Laut Haufe sparen Unternehmen im Schnitt 5.000 Euro pro Besetzung, wenn sie intern statt extern rekrutieren. Hinzu kommt die schnellere Produktivität interner Kandidatinnen und Kandidaten, die das Unternehmen, die Kultur und die Prozesse bereits kennen.
Welche Rolle spielt ein interner Talentmarktplatz dabei?

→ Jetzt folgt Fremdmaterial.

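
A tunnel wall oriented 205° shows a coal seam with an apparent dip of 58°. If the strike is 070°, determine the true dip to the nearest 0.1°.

66.2°

β = acute angle between strike 070° and section 205° = 45°.
tan δ = tan α / sin β = tan 58° / sin 45° = 1.6003 / 0.7071 = 2.2632
δ = arctan(2.2632) = 66.16°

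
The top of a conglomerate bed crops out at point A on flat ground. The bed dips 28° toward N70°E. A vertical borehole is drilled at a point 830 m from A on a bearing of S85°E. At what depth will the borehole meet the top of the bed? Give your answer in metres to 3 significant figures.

400 m

The hole lies 25° from the dip direction, so the down-dip offset is 830 × cos 25° = 752.24 m.
Depth = down-dip offset × tan(dip) = 752.24 × tan 28° = 752.24 × 0.5317
Depth = 399.97 m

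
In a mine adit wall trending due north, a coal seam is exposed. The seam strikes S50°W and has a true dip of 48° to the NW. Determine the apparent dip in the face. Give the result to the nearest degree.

40°

The section lies 50° from the strike.
tan(apparent dip) = tan 48° · sin 50° = 0.8508
α = arctan(0.8508) = 40.39°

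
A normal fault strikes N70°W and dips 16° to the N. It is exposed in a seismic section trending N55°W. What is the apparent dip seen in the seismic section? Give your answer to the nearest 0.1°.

The section lies 15° from the strike.
tan(apparent dip) = tan 16° · sin 15° = 0.0742
apparent dip = arctan 0.0742 = 4.24°

4.2°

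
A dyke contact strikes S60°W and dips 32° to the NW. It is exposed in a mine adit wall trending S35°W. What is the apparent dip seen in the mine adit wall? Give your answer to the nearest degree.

The section lies 25° from the strike.
tan(apparent dip) = tan 32° · sin 25° = 0.2641
apparent dip = arctan 0.2641 = 14.79°

15°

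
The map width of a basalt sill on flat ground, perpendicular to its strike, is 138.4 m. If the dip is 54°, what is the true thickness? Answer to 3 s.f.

True thickness t = w · sin(dip) = 138.4 × sin 54°
t = 138.4 × 0.8090 = 111.968 m

112 m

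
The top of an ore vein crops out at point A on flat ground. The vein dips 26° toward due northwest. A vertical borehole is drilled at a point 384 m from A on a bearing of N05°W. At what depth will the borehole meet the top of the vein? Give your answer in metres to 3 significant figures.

143 m

The hole lies 40° from the dip direction, so the down-dip offset is 384 × cos 40° = 294.16 m.
Depth = down-dip offset × tan(dip) = 294.16 × tan 26° = 294.16 × 0.4877
Depth = 143.47 m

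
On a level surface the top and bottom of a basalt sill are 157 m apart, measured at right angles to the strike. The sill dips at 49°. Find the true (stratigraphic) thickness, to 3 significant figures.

True thickness t = w · sin(dip) = 157 × sin 49°
t = 157 × 0.7547 = 118.489 m

118 m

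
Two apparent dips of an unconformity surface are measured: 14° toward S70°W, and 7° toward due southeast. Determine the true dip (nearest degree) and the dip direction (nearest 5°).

Each apparent-dip line lies in the plane. As unit vectors (x east, y north, z up), v₁ plunges 14°→S70°W and v₂ plunges 7°→due southeast.
The plane normal is n = v₁ × v₂ ∝ (-0.129, -0.281, 0.873).
tan δ = √(n_x²+n_y²)/n_z = 0.309/0.873, so δ = 19.5°.
The horizontal component of n points toward azimuth atan2(n_x, n_y) = 205°, the dip direction.

true dip 20°, dip direction 205°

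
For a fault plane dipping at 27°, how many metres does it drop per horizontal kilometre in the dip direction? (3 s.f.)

drop per km = 1000 × tan 27° = 1000 × 0.5095

510 m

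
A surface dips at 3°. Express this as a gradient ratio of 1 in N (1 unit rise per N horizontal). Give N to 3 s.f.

1 : N means tan θ = 1/N, so N = 1/tan 3° = 1/0.0524

1 in 19.1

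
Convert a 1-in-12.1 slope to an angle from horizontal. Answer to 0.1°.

tan θ = 1/12.1 = 0.0826
θ = arctan(0.0826) = 4.72°

4.7°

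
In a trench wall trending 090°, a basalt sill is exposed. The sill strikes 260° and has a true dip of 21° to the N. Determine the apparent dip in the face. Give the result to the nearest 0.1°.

3.8°

Angle between strike (260°) and section (090°): β = 10°.
tan(apparent dip) = tan 21° · sin 10° = 0.0667
α = arctan(0.0667) = 3.81°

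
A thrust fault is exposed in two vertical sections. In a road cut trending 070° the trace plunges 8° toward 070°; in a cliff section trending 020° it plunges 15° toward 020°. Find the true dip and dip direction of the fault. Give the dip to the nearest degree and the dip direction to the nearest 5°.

Each apparent-dip line lies in the plane. As unit vectors (x east, y north, z up), v₁ plunges 8°→070° and v₂ plunges 15°→020°.
The plane normal is n = v₁ × v₂ ∝ (0.039, 0.195, 0.733).
Dip δ = arctan(|n_h|/n_z) = arctan(0.199/0.733) = 15.2°.
Dip direction = azimuth of (n_x, n_y) = atan2(0.039, 0.195) = 11°.

true dip 15°, dip direction 010°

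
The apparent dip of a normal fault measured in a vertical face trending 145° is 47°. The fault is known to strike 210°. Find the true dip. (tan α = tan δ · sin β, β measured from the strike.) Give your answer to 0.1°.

49.8°

The section is 65° from the strike.
tan δ = tan α / sin β = tan 47° / sin 65° = 1.0724 / 0.9063 = 1.1832
true dip = arctan 1.1832 = 49.80°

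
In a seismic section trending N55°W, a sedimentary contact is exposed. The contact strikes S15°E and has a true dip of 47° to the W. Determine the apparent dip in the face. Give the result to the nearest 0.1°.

34.6°

Angle between strike (S15°E) and section (N55°W): β = 40°.
tan(apparent dip) = tan 47° · sin 40° = 0.6893
α = arctan(0.6893) = 34.58°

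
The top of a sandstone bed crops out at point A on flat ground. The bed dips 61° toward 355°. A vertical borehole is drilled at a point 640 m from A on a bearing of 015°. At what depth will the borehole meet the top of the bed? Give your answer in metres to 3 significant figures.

1080 m

The hole lies 20° from the dip direction, so the down-dip offset is 640 × cos 20° = 601.40 m.
Depth = down-dip offset × tan(dip) = 601.40 × tan 61° = 601.40 × 1.8040
Depth = 1084.96 m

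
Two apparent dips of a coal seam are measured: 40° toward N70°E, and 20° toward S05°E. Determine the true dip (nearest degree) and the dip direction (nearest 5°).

true dip 46°, dip direction 105°

The two traces are lines in the plane: v₁ = (sin 70°·cos 40°, cos 70°·cos 40°, −sin 40°), v₂ = (sin 175°·cos 20°, cos 175°·cos 20°, −sin 20°).
Cross product v₁ × v₂ gives the pole to the plane: n ∝ (0.691, -0.194, 0.695).
True dip = arccos(n_z / |n|) = arccos(0.6957) = 45.9°.
Dip direction = atan2(0.691, -0.194) = 106° (azimuth of n's horizontal projection).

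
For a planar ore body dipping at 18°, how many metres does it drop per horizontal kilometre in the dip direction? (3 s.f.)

325 m

drop per km = 1000 × tan 18° = 1000 × 0.3249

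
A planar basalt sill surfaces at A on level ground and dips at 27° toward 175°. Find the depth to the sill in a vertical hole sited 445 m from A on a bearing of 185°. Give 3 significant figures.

223 m

The hole lies 10° from the dip direction, so the down-dip offset is 445 × cos 10° = 438.24 m.
Depth = down-dip offset × tan(dip) = 438.24 × tan 27° = 438.24 × 0.5095
Depth = 223.29 m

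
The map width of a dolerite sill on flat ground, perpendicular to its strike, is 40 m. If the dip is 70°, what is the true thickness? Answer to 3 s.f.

True thickness t = w · sin(dip) = 40 × sin 70°
t = 40 × 0.9397 = 37.588 m

37.6 m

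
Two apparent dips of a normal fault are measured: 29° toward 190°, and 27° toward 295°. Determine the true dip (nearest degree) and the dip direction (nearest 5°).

true dip 41°, dip direction 240°

Represent each trace as a vector plunging at its apparent dip toward its trend (east-north-up frame): v₁ = (-0.152, -0.861, -0.485), v₂ = (-0.808, 0.377, -0.454).
n = v₁ × v₂ = (-0.574, -0.323, 0.753) (taken with n_z > 0).
tan δ = √(n_x²+n_y²)/n_z = 0.658/0.753, so δ = 41.2°.
Dip direction = azimuth of (n_x, n_y) = atan2(-0.574, -0.323) = 241°.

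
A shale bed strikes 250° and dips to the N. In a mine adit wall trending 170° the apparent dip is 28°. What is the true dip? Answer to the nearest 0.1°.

28.4°

β = acute angle between strike 250° and section 170° = 80°.
tan δ = tan α / sin β = tan 28° / sin 80° = 0.5317 / 0.9848 = 0.5399
true dip = arctan 0.5399 = 28.37°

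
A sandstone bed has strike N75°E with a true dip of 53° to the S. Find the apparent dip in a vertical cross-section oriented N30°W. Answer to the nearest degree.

The strike is N75°E and the section trends N30°W; the acute angle between them is β = 75°.
tan(apparent dip) = tan 53° · sin 75° = 1.2818
apparent dip = arctan 1.2818 = 52.04°

52°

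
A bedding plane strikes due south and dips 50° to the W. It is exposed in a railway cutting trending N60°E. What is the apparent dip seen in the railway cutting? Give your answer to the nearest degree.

46°

The strike is due south and the section trends N60°E; the acute angle between them is β = 60°.
tan α = tan 50° × sin 60° = 1.1918 × 0.8660 = 1.0321
apparent dip = arctan 1.0321 = 45.90°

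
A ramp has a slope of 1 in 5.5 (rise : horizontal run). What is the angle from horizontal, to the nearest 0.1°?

10.3°

tan θ = 1/5.5 = 0.1818
θ = arctan(0.1818) = 10.30°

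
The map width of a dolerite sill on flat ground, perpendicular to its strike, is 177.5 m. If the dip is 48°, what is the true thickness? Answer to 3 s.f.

132 m

True thickness t = w · sin(dip) = 177.5 × sin 48°
t = 177.5 × 0.7431 = 131.908 m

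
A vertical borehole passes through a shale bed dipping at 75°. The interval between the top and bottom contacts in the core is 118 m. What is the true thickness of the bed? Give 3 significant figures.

30.5 m

True thickness t = h · cos(dip) = 118 × cos 75°
t = 118 × 0.2588 = 30.541 m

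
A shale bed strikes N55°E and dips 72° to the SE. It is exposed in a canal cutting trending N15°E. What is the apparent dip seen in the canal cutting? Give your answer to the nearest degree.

The section lies 40° from the strike.
tan(apparent dip) = tan 72° · sin 40° = 1.9783
apparent dip = arctan 1.9783 = 63.18°

63°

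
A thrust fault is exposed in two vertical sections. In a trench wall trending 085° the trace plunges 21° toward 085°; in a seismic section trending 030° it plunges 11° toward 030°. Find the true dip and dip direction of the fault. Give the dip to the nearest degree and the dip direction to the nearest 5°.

true dip 21°, dip direction 090°

Represent each trace as a vector plunging at its apparent dip toward its trend (east-north-up frame): v₁ = (0.930, 0.081, -0.358), v₂ = (0.491, 0.850, -0.191).
n = v₁ × v₂ = (0.289, 0.002, 0.751) (taken with n_z > 0).
Dip δ = arctan(|n_h|/n_z) = arctan(0.289/0.751) = 21.1°.
Dip direction = azimuth of (n_x, n_y) = atan2(0.289, 0.002) = 90°.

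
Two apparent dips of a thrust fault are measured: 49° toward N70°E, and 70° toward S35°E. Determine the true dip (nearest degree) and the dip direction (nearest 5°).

Represent each trace as a vector plunging at its apparent dip toward its trend (east-north-up frame): v₁ = (0.616, 0.224, -0.755), v₂ = (0.196, -0.280, -0.940).
n = v₁ × v₂ = (0.422, -0.431, 0.217) (taken with n_z > 0).
True dip = arccos(n_z / |n|) = arccos(0.3380) = 70.2°.
The horizontal component of n points toward azimuth atan2(n_x, n_y) = 136°, the dip direction.

true dip 70°, dip direction 135°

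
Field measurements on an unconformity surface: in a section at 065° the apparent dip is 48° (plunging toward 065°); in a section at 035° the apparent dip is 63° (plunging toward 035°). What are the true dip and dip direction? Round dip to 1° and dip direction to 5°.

Each apparent-dip line lies in the plane. As unit vectors (x east, y north, z up), v₁ plunges 48°→065° and v₂ plunges 63°→035°.
Cross product v₁ × v₂ gives the pole to the plane: n ∝ (0.024, 0.347, 0.152).
tan δ = √(n_x²+n_y²)/n_z = 0.348/0.152, so δ = 66.4°.
Dip direction = azimuth of (n_x, n_y) = atan2(0.024, 0.347) = 4°.

true dip 66°, dip direction 005°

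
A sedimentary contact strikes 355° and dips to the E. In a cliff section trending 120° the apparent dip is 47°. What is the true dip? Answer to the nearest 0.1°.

The section is 55° from the strike.
tan(true dip) = tan 47° / sin 55° = 1.3091
true dip = arctan 1.3091 = 52.62°

52.6°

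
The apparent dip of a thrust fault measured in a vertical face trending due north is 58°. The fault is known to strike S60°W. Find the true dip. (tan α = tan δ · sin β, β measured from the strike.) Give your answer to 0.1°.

61.6°

β = acute angle between strike S60°W and section due north = 60°.
tan(true dip) = tan 58° / sin 60° = 1.8479
δ = arctan(1.8479) = 61.58°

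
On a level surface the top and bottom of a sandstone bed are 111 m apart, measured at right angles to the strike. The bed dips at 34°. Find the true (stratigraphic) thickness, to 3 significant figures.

True thickness t = w · sin(dip) = 111 × sin 34°
t = 111 × 0.5592 = 62.070 m

62.1 m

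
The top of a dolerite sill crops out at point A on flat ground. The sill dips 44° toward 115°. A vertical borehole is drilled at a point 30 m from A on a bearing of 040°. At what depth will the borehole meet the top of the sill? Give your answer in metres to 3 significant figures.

7.50 m

The hole lies 75° from the dip direction, so the down-dip offset is 30 × cos 75° = 7.76 m.
Depth = down-dip offset × tan(dip) = 7.76 × tan 44° = 7.76 × 0.9657
Depth = 7.50 m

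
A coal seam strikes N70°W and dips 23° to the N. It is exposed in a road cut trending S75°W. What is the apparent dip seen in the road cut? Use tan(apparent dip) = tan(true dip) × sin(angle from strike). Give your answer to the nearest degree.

The section lies 35° from the strike.
tan α = tan 23° × sin 35° = 0.4245 × 0.5736 = 0.2435
apparent dip = arctan 0.2435 = 13.68°

14°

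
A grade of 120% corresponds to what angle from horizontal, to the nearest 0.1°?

50.2°

tan θ = 120/100 = 1.2000
θ = arctan(1.2000) = 50.19°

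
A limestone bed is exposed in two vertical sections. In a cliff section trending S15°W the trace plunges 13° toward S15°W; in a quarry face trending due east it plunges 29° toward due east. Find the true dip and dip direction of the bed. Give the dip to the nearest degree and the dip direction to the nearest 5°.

The two traces are lines in the plane: v₁ = (sin 195°·cos 13°, cos 195°·cos 13°, −sin 13°), v₂ = (sin 90°·cos 29°, cos 90°·cos 29°, −sin 29°).
n = v₁ × v₂ = (0.456, -0.319, 0.823) (taken with n_z > 0).
Dip δ = arctan(|n_h|/n_z) = arctan(0.557/0.823) = 34.1°.
Dip direction = azimuth of (n_x, n_y) = atan2(0.456, -0.319) = 125°.

true dip 34°, dip direction 125°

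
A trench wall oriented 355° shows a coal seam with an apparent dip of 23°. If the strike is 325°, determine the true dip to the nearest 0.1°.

β = acute angle between strike 325° and section 355° = 30°.
tan(true dip) = tan 23° / sin 30° = 0.8489
δ = arctan(0.8489) = 40.33°

40.3°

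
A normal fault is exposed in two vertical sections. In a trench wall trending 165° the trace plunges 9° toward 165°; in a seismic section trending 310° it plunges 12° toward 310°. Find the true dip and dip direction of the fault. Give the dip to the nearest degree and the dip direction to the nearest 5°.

true dip 32°, dip direction 240°

Represent each trace as a vector plunging at its apparent dip toward its trend (east-north-up frame): v₁ = (0.256, -0.954, -0.156), v₂ = (-0.749, 0.629, -0.208).
Cross product v₁ × v₂ gives the pole to the plane: n ∝ (-0.297, -0.170, 0.554).
True dip = arccos(n_z / |n|) = arccos(0.8509) = 31.7°.
Dip direction = azimuth of (n_x, n_y) = atan2(-0.297, -0.170) = 240°.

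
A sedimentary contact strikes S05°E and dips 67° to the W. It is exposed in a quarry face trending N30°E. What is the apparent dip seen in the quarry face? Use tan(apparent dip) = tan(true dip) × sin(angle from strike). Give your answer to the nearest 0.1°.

53.5°

Angle between strike (S05°E) and section (N30°E): β = 35°.
tan(apparent dip) = tan 67° · sin 35° = 1.3513
apparent dip = arctan 1.3513 = 53.50°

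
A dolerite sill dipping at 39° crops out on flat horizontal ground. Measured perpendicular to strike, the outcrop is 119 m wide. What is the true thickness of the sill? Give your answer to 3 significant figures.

True thickness t = w · sin(dip) = 119 × sin 39°
t = 119 × 0.6293 = 74.889 m

74.9 m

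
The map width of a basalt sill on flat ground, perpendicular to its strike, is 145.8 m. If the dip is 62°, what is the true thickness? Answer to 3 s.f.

True thickness t = w · sin(dip) = 145.8 × sin 62°
t = 145.8 × 0.8829 = 128.734 m

129 m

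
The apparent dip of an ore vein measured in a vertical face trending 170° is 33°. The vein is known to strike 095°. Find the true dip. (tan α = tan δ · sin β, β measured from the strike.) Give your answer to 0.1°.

β = acute angle between strike 095° and section 170° = 75°.
tan(true dip) = tan 33° / sin 75° = 0.6723
δ = arctan(0.6723) = 33.91°

33.9°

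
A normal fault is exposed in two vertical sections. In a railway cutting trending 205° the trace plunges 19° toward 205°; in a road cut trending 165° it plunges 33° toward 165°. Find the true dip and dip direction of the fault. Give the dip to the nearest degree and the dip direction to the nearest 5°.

Each apparent-dip line lies in the plane. As unit vectors (x east, y north, z up), v₁ plunges 19°→205° and v₂ plunges 33°→165°.
Cross product v₁ × v₂ gives the pole to the plane: n ∝ (0.203, -0.288, 0.510).
True dip = arccos(n_z / |n|) = arccos(0.8224) = 34.7°.
Dip direction = atan2(0.203, -0.288) = 145° (azimuth of n's horizontal projection).

true dip 35°, dip direction 145°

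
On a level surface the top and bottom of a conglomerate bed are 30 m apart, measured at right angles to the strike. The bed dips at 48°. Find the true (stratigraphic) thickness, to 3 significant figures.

22.3 m

True thickness t = w · sin(dip) = 30 × sin 48°
t = 30 × 0.7431 = 22.294 m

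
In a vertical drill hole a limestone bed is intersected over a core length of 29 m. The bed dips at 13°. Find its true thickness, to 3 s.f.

True thickness t = h · cos(dip) = 29 × cos 13°
t = 29 × 0.9744 = 28.257 m

28.3 m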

Ein Talentmarktplatz macht Skill-Profile und offene Möglichkeiten sichtbar — für beide Seiten. Mitarbeitende sehen passende Rollen und Lernpfade, Führungskräfte und HR finden passende Kandidaten für Projekte und Vakanzen. Ohne diese Transparenz bleibt interne Mobilität häufig Zufall.
Fazit
Weiterbildungsstrategien, die interne Mobilität fördern, brauchen mehr als ein Kursangebot. Sie brauchen eine systematische Grundlage: Skill-Daten, die die Realität abbilden. Career Frameworks, die Orientierung geben. Einen Talentmarktplatz, der Transparenz schafft. Lernarchitekturen (70-20-10), die Entwicklung in den Arbeitsalltag integrieren. Und Mentoring sowie Rotation, die Kompetenzen on the job erweitern.
Unternehmen, die das verbinden, machen Weiterbildungsinvestitionen messbar und senken gleichzeitig ihre Abhängigkeit vom externen Arbeitsmarkt — ein strategischer Vorteil, der in einem angespannten Talentmarkt immer mehr zählt.